Nyambuya led UN peacekeeping forces in Angola and the
Zimbabwe troops in the Democratic Republic of Congo.
Nyambuya holds a diploma in public administration from the
University of Zimbabwe.
(C) Nyambuya is a strong ZANU-PF supporter and is closely
linked to Minister of Justice and Parliamentary Affairs
Patrick Chinamasa. According to a Chinamasa family friend,
Nyambuya offered Chinamasa the services of junior army
officers to help farm his wife,s newly acquired farm in
Manicaland. In return, Chinamasa ensured that Nyambuya
received a farm adjacent to the one that Mrs. Chinamasa
— (U) Nelson Samkange is the former chairman for Zimbabwe
Newspapers. A journalist by profession, Samkange attended the
University of Zimbabwe where he obtained a degree in
economics.
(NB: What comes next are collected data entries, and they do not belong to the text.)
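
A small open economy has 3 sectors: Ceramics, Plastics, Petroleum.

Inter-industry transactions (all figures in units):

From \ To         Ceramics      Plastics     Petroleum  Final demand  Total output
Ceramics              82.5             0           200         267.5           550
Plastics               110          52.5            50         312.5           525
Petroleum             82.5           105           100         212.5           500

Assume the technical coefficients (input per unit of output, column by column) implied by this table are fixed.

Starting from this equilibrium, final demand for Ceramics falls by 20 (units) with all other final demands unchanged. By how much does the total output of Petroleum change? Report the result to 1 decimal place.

Technical coefficients a_ij = z_ij / X_j:
  a_11 = 82.5/550 = 0.15, a_21 = 110/550 = 0.20, a_31 = 82.5/550 = 0.15
  a_12 = 0/525 = 0.00, a_22 = 52.5/525 = 0.10, a_32 = 105/525 = 0.20
  a_13 = 200/500 = 0.40, a_23 = 50/500 = 0.10, a_33 = 100/500 = 0.20
I − A =
  [   0.85     0.00    -0.40]
  [  -0.20     0.90    -0.10]
  [  -0.15    -0.20     0.80]
Cofactors of I−A, C_ij = (−1)^(i+j)·(minor ij) (rows/columns in the sector order above):
  C_11 = (0.90)(0.80) − (-0.10)(-0.20) = 0.7000
  C_12 = −[(-0.20)(0.80) − (-0.10)(-0.15)] = 0.1750
  C_13 = (-0.20)(-0.20) − (0.90)(-0.15) = 0.1750
  C_21 = −[(0.00)(0.80) − (-0.40)(-0.20)] = 0.0800
  C_22 = (0.85)(0.80) − (-0.40)(-0.15) = 0.6200
  C_23 = −[(0.85)(-0.20) − (0.00)(-0.15)] = 0.1700
  C_31 = (0.00)(-0.10) − (-0.40)(0.90) = 0.3600
  C_32 = −[(0.85)(-0.10) − (-0.40)(-0.20)] = 0.1650
  C_33 = (0.85)(0.90) − (0.00)(-0.20) = 0.7650
det(I−A) = Σ_j (I−A)_1j·C_1j = (0.85)(0.7000) + (0.00)(0.1750) + (-0.40)(0.1750) = 0.5250
adj(I−A) = Cᵀ =
  [ 0.7000   0.0800   0.3600]
  [ 0.1750   0.6200   0.1650]
  [ 0.1750   0.1700   0.7650]
(I − A)⁻¹ = adj(I−A) / det(I−A) ≈
  [   1.3333     0.1524     0.6857]
  [   0.3333     1.1810     0.3143]
  [   0.3333     0.3238     1.4571]
Δx = (I − A)⁻¹ Δd with Δd having -20 in the Ceramics component and 0 elsewhere.
So Δx_3 = L_31 · (-20), where L_31 = adj(I−A)_31 / det(I−A) = 0.1750 / 0.5250.
Δx_3 = 0.1750 × (-20) / 0.5250 = -3.50 / 0.5250 ≈ -6.7.

Δx_3 = -6.7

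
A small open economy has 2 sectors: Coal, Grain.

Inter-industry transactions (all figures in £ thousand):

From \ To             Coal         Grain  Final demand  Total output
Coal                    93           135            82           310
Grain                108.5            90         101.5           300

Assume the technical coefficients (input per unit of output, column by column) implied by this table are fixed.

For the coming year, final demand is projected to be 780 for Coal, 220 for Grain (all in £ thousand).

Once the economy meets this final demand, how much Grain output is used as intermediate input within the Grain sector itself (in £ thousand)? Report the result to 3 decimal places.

Technical coefficients a_ij = z_ij / X_j:
  a_CC = 93/310 = 0.30, a_GC = 108.5/310 = 0.35
  a_CG = 135/300 = 0.45, a_GG = 90/300 = 0.30
I − A =
  [   0.70    -0.45]
  [  -0.35     0.70]
det(I−A) = (0.70)(0.70) − (-0.45)(-0.35) = 0.3325
adj(I−A) = [[0.70, 0.45], [0.35, 0.70]]
(I − A)⁻¹ = adj(I−A) / det(I−A) ≈
  [   2.1053     1.3534]
  [   1.0526     2.1053]
First solve x = (I − A)⁻¹ d = adj(I−A)·d / det(I−A); in particular x_G = (0.35·780 + 0.70·220) / 0.3325 = 427.00 / 0.3325 ≈ 1284.21053.
Intermediate flow from G to G: z_GG = a_GG · x_G = 0.30 × 427.00 / 0.3325 = 128.10 / 0.3325 ≈ 385.263.

z_GG = 385.263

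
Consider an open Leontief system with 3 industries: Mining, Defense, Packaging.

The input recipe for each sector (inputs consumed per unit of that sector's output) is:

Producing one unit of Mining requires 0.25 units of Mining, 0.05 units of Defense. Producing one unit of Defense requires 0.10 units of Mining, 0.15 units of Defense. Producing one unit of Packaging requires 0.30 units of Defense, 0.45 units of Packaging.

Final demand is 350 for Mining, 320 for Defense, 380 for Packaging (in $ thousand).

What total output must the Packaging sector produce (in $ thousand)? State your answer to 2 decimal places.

I − A =
  [   0.75    -0.10     0.00]
  [  -0.05     0.85    -0.30]
  [   0.00     0.00     0.55]
Cofactors of I−A, C_ij = (−1)^(i+j)·(minor ij) (rows/columns in the sector order above):
  C_11 = (0.85)(0.55) − (-0.30)(0.00) = 0.4675
  C_12 = −[(-0.05)(0.55) − (-0.30)(0.00)] = 0.0275
  C_13 = (-0.05)(0.00) − (0.85)(0.00) = 0.0000
  C_21 = −[(-0.10)(0.55) − (0.00)(0.00)] = 0.0550
  C_22 = (0.75)(0.55) − (0.00)(0.00) = 0.4125
  C_23 = −[(0.75)(0.00) − (-0.10)(0.00)] = 0.0000
  C_31 = (-0.10)(-0.30) − (0.00)(0.85) = 0.0300
  C_32 = −[(0.75)(-0.30) − (0.00)(-0.05)] = 0.2250
  C_33 = (0.75)(0.85) − (-0.10)(-0.05) = 0.6325
det(I−A) = Σ_j (I−A)_1j·C_1j = (0.75)(0.4675) + (-0.10)(0.0275) + (0.00)(0.0000) = 0.347875
adj(I−A) = Cᵀ =
  [ 0.4675   0.0550   0.0300]
  [ 0.0275   0.4125   0.2250]
  [ 0.0000   0.0000   0.6325]
(I − A)⁻¹ = adj(I−A) / det(I−A) ≈
  [   1.3439     0.1581     0.0862]
  [   0.0791     1.1858     0.6468]
  [   0.0000     0.0000     1.8182]
x = (I − A)⁻¹ d = adj(I−A)·d / det(I−A), with det(I−A) = 0.347875:
  x_1 = (0.4675·350 + 0.0550·320 + 0.0300·380) / 0.347875 = 192.625 / 0.347875 ≈ 553.72
  x_2 = (0.0275·350 + 0.4125·320 + 0.2250·380) / 0.347875 = 227.125 / 0.347875 ≈ 652.89
  x_3 = (0.0000·350 + 0.0000·320 + 0.6325·380) / 0.347875 = 240.35 / 0.347875 ≈ 690.91

x_3 = 690.91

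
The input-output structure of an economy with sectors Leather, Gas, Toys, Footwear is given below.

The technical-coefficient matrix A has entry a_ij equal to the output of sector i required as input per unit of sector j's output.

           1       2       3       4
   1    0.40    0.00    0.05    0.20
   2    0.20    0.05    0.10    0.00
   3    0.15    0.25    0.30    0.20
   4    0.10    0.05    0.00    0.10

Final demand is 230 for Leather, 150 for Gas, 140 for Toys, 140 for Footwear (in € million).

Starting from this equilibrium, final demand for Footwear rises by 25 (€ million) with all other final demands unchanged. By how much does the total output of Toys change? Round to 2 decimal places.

Δx_3 = 11.88

I − A =
  [   0.60     0.00    -0.05    -0.20]
  [  -0.20     0.95    -0.10     0.00]
  [  -0.15    -0.25     0.70    -0.20]
  [  -0.10    -0.05     0.00     0.90]
Compute the cofactors C_ij = (−1)^(i+j)·(3×3 minor ij) of I−A; the adjugate is their transpose:
adj(I−A) = Cᵀ =
  [ 0.575000   0.018750   0.043750   0.137500]
  [ 0.141500   0.356250   0.061000   0.045000]
  [ 0.194250   0.137500   0.492000   0.152500]
  [ 0.071750   0.021875   0.008250   0.374375]
det(I−A) = Σ_j (I−A)_1j·C_1j = (0.60)(0.575000) + (0.00)(0.141500) + (-0.05)(0.194250) + (-0.20)(0.071750) = 0.3209375
(I − A)⁻¹ = adj(I−A) / det(I−A) ≈
  [   1.7916     0.0584     0.1363     0.4284]
  [   0.4409     1.1100     0.1901     0.1402]
  [   0.6053     0.4284     1.5330     0.4752]
  [   0.2236     0.0682     0.0257     1.1665]
Δx = (I − A)⁻¹ Δd with Δd having +25 in the Footwear component and 0 elsewhere.
So Δx_3 = L_34 · (+25), where L_34 = adj(I−A)_34 / det(I−A) = 0.152500 / 0.3209375.
Δx_3 = 0.152500 × (+25) / 0.3209375 = 3.8125 / 0.3209375 ≈ 11.88.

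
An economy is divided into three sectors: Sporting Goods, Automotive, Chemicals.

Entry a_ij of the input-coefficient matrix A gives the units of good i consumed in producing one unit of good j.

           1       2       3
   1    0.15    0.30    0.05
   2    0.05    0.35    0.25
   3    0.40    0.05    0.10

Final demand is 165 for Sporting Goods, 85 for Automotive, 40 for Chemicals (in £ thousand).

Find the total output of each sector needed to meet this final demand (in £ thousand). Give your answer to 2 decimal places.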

He left the country in 1964 and was appointed a
tourism attach based in London after independence. He
returned home in 1985 and assumed the position of director of
marketing for the Zimbabwe Tourist Development Corporation.
He is related to President Mugabe.
— (SBU) Angeline Masuku is a former MP for Luveve
constituency, a high density suburb of Bulawayo, and is the
Secretary for the Disabled and Disadvantaged on the ZANU-PF
Politburo. A teacher by profession, she has a reputation for
being a strong advocate for women and children,s rights and
has cultivated a group of women active in informal banking
and other entrepreneurial activities. Masuku is reported to
be someone who works well with others.
(SBU) She was an active member of ZAPU in the 1960s.
Politically, she appears to have been overshadowed by the
memory of her late husband Lieutenant General Lookout Masuku,
who was one of the senior ZAPU officials. He was arrested in
the mid-1980s under trumped up treason charges and detained
together with former minister Dumiso Dabengwa for a few
years. He died under mysterious circumstances after being
released from prison and was declared a national hero.
— (U) Ephraim Masawi is a former MP for Mbare West. During
his term as MP, Masawi was actively involved in all issues
concerning his constituency. He is a strong youth activist,
a passion he shares with his predecessor Border Gezi.